1. Catedral de Sevilha e a Torre La Giralda
A Catedral de Santa María de la Sede é a maior igreja gótica do mundo e Patrimônio da Humanidade pela UNESCO. Lá dentro fica a tumba de Cristóvão Colombo e, anexa a ela, a famosa Giralda — o antigo minarete almóada que virou torre-sineira depois da reconquista cristã.
A subida na Giralda é uma das nossas partes favoritas: não tem escada, é por rampa (foi feita assim pra que o muezim subisse a cavalo). Lá em cima a vista do centro histórico é uma das melhores de Sevilha. A visita pelos dois pontos dura uns 75 minutos.

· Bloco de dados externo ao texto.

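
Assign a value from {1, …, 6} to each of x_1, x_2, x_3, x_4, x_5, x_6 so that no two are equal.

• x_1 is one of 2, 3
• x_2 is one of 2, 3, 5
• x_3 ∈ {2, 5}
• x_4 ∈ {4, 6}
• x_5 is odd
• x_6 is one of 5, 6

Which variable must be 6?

The 6 variables together cover exactly {1, 2, 3, 4, 5, 6} — 6 values for 6 variables — and 1 appears only in x_5's list, so x_5 = 1.
The 5 still-open variables together cover exactly {2, 3, 4, 5, 6} — 5 values for 5 variables — and 4 appears only in x_4's list, so x_4 = 4.
Among the 4 still-open variables, 6 fits only x_6 (and all 4 values in {2, 3, 5, 6} must be used), so x_6 = 6.

x_6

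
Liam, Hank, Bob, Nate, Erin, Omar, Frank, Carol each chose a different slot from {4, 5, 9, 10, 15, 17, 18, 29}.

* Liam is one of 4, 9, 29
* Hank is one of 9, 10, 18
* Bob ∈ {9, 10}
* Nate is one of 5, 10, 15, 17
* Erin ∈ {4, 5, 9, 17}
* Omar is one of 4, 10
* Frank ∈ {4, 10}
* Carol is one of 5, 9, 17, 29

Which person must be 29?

Among the 8 variables, 15 fits only Nate (and all 8 values in {4, 5, 9, 10, 15, 17, 18, 29} must be used), so Nate = 15.
The 7 still-open variables draw from only 7 values {4, 5, 9, 10, 17, 18, 29}, so each is used; only Hank can be 18, hence Hank = 18.
Omar and Frank between them cover only {4, 10} — a naked pair. Remove those values from Liam, Bob, Erin.
Bob must be 9 (only option left). Eliminate 9 elsewhere: Liam, Erin, Carol.
So 29 goes to Liam.

Liam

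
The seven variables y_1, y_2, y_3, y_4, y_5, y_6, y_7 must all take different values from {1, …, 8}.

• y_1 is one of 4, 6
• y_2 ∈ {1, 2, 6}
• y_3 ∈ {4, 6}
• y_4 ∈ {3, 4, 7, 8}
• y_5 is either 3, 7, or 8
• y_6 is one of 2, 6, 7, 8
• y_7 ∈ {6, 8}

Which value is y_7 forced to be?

Among the 7 variables, 1 fits only y_2 (and all 7 values in {1, 2, 3, 4, 6, 7, 8} must be used), so y_2 = 1.
The 6 still-open variables draw from only 6 values {2, 3, 4, 6, 7, 8}, so each is used; only y_6 can be 2, hence y_6 = 2.
y_1 and y_3 share exactly the 2 values {4, 6}; by pigeonhole those values go to them, so strike 4, 6 from y_4, y_7.
So y_7 = 8.

8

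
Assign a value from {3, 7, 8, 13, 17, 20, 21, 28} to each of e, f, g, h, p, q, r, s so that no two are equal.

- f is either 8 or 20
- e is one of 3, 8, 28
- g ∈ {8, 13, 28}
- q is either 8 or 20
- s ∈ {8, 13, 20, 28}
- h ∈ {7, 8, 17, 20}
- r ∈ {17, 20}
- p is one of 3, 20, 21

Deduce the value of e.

The 8 variables together cover exactly {3, 7, 8, 13, 17, 20, 21, 28} — 8 values for 8 variables — and 7 appears only in h's list, so h = 7.
Among the 7 still-open variables, 17 fits only r (and all 7 values in {3, 8, 13, 17, 20, 21, 28} must be used), so r = 17.
The 6 still-open variables together cover exactly {3, 8, 13, 20, 21, 28} — 6 values for 6 variables — and 21 appears only in p's list, so p = 21.
The 5 still-open variables draw from only 5 values {3, 8, 13, 20, 28}, so each is used; only e can be 3, hence e = 3.

3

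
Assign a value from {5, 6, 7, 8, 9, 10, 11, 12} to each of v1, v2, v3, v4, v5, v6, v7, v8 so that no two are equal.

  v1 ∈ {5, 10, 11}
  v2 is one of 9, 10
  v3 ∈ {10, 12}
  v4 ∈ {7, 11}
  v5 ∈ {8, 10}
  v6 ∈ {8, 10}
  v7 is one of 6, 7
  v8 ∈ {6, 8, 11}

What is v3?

The 8 variables draw from only 8 values {5, 6, 7, 8, 9, 10, 11, 12}, so each is used; only v1 can be 5, hence v1 = 5.
The 7 still-open variables draw from only 7 values {6, 7, 8, 9, 10, 11, 12}, so each is used; only v2 can be 9, hence v2 = 9.
The 6 still-open variables together cover exactly {6, 7, 8, 10, 11, 12} — 6 values for 6 variables — and 12 appears only in v3's list, so v3 = 12.

12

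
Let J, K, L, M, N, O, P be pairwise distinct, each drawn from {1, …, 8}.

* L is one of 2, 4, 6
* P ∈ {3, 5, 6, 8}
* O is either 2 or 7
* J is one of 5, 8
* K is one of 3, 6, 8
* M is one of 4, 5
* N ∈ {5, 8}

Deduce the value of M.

Among the 7 variables, 7 fits only O (and all 7 values in {2, 3, 4, 5, 6, 7, 8} must be used), so O = 7.
The 6 still-open variables together cover exactly {2, 3, 4, 5, 6, 8} — 6 values for 6 variables — and 2 appears only in L's list, so L = 2.
Among the 5 still-open variables, 4 fits only M (and all 5 values in {3, 4, 5, 6, 8} must be used), so M = 4.

4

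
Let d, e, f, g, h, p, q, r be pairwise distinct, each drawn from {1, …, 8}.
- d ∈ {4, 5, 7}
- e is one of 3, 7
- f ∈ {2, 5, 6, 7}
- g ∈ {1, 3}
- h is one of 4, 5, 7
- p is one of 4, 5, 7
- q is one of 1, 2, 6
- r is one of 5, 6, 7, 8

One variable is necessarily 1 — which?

The 8 variables draw from only 8 values {1, 2, 3, 4, 5, 6, 7, 8}, so each is used; only r can be 8, hence r = 8.
d, h, p between them cover only {4, 5, 7} — a naked triple. Remove those values from e, f.
e must be 3 (only option left). Eliminate 3 elsewhere: g.
So 1 goes to g.

g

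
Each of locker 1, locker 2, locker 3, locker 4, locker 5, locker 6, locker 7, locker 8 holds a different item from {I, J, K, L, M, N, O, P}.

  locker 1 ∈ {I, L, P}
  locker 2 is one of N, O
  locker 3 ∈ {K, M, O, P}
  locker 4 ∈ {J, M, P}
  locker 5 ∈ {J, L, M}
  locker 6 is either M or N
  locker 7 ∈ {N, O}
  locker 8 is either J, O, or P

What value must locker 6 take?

Among the 8 variables, I fits only locker 1 (and all 8 values in {I, J, K, L, M, N, O, P} must be used), so locker 1 = I.
The 7 still-open variables draw from only 7 values {J, K, L, M, N, O, P}, so each is used; only locker 3 can be K, hence locker 3 = K.
Among the 6 still-open variables, L fits only locker 5 (and all 6 values in {J, L, M, N, O, P} must be used), so locker 5 = L.
locker 2 and locker 7 between them cover only {N, O} — a naked pair. Remove those values from locker 6, locker 8.
So locker 6 = M.

M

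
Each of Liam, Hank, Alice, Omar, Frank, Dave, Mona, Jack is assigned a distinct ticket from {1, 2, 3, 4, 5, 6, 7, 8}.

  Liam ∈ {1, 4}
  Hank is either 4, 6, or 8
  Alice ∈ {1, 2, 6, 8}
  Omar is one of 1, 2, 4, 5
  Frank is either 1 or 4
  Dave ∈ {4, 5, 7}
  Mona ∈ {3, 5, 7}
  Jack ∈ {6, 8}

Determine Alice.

2

The 8 variables together cover exactly {1, 2, 3, 4, 5, 6, 7, 8} — 8 values for 8 variables — and 3 appears only in Mona's list, so Mona = 3.
Among the 7 still-open variables, 7 fits only Dave (and all 7 values in {1, 2, 4, 5, 6, 7, 8} must be used), so Dave = 7.
Among the 6 still-open variables, 5 fits only Omar (and all 6 values in {1, 2, 4, 5, 6, 8} must be used), so Omar = 5.
The 5 still-open variables draw from only 5 values {1, 2, 4, 6, 8}, so each is used; only Alice can be 2, hence Alice = 2.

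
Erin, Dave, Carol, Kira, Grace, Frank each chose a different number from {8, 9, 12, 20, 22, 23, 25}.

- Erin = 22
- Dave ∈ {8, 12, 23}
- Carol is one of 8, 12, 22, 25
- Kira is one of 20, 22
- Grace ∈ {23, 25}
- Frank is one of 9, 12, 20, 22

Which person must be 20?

Kira

Erin has just one choice, so Erin = 22. Remove 22 from Carol, Kira, Frank.
So 20 goes to Kira.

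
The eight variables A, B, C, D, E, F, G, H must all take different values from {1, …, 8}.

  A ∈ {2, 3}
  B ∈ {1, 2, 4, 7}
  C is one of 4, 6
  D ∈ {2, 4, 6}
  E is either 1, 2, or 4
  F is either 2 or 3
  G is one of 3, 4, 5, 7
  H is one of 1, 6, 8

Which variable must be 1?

The 8 variables draw from only 8 values {1, 2, 3, 4, 5, 6, 7, 8}, so each is used; only G can be 5, hence G = 5.
Among the 7 still-open variables, 7 fits only B (and all 7 values in {1, 2, 3, 4, 6, 7, 8} must be used), so B = 7.
The 6 still-open variables draw from only 6 values {1, 2, 3, 4, 6, 8}, so each is used; only H can be 8, hence H = 8.
Among the 5 still-open variables, 1 fits only E (and all 5 values in {1, 2, 3, 4, 6} must be used), so E = 1.

E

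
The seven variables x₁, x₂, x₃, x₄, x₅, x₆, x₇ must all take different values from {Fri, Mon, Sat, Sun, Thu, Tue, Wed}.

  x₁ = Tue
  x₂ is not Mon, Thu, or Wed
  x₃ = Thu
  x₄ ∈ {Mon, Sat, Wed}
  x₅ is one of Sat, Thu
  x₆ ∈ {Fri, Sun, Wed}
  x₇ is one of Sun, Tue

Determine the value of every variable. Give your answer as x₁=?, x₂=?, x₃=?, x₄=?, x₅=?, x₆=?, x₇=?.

x₁ must be Tue (only option left). So x₂, x₇ can't be Tue.
That leaves x₃ = Thu. Remove Thu from x₅.
That leaves x₅ = Sat. So x₂, x₄ can't be Sat.
x₇ has just one choice, so x₇ = Sun. Strike Sun from x₂, x₆.
x₂'s domain is down to {Fri}, so x₂ = Fri. Remove Fri from x₆.
x₆'s domain is down to {Wed}, so x₆ = Wed. Remove Wed from x₄.
x₄ must be Mon (only option left).

x₁=Tue, x₂=Fri, x₃=Thu, x₄=Mon, x₅=Sat, x₆=Wed, x₇=Sun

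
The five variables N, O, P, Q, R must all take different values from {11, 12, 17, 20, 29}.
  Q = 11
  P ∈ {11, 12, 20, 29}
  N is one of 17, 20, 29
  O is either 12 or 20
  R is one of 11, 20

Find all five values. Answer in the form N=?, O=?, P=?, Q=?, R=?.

Q must be 11 (only option left). So P, R can't be 11.
R must be 20 (only option left). Remove 20 from N, O, P.
O's domain is down to {12}, so O = 12. So P can't be 12.
That leaves P = 29. Eliminate 29 elsewhere: N.
That leaves N = 17.

N=17, O=12, P=29, Q=11, R=20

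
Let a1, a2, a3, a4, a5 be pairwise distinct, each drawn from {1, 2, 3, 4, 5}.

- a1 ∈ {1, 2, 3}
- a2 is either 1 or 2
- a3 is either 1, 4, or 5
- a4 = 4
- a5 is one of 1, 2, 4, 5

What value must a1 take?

a4 has just one choice, so a4 = 4. Strike 4 from a3, a5.
The 4 still-open variables draw from only 4 values {1, 2, 3, 5}, so each is used; only a1 can be 3, hence a1 = 3.

3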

O ingresso combinado Catedral + Giralda custa em torno de €12, e menores de 13 anos acompanhados não pagam. Em alta temporada (primavera, Semana Santa, feriados) a fila vira a esquina — comprar antecipado economiza muito tempo.
- Endereço: Av. de la Constitución, s/n, Casco Antiguo, 41004 Sevilha
- Horário: segunda a sábado, das 10h45 às 17h; domingos à tarde (consultar)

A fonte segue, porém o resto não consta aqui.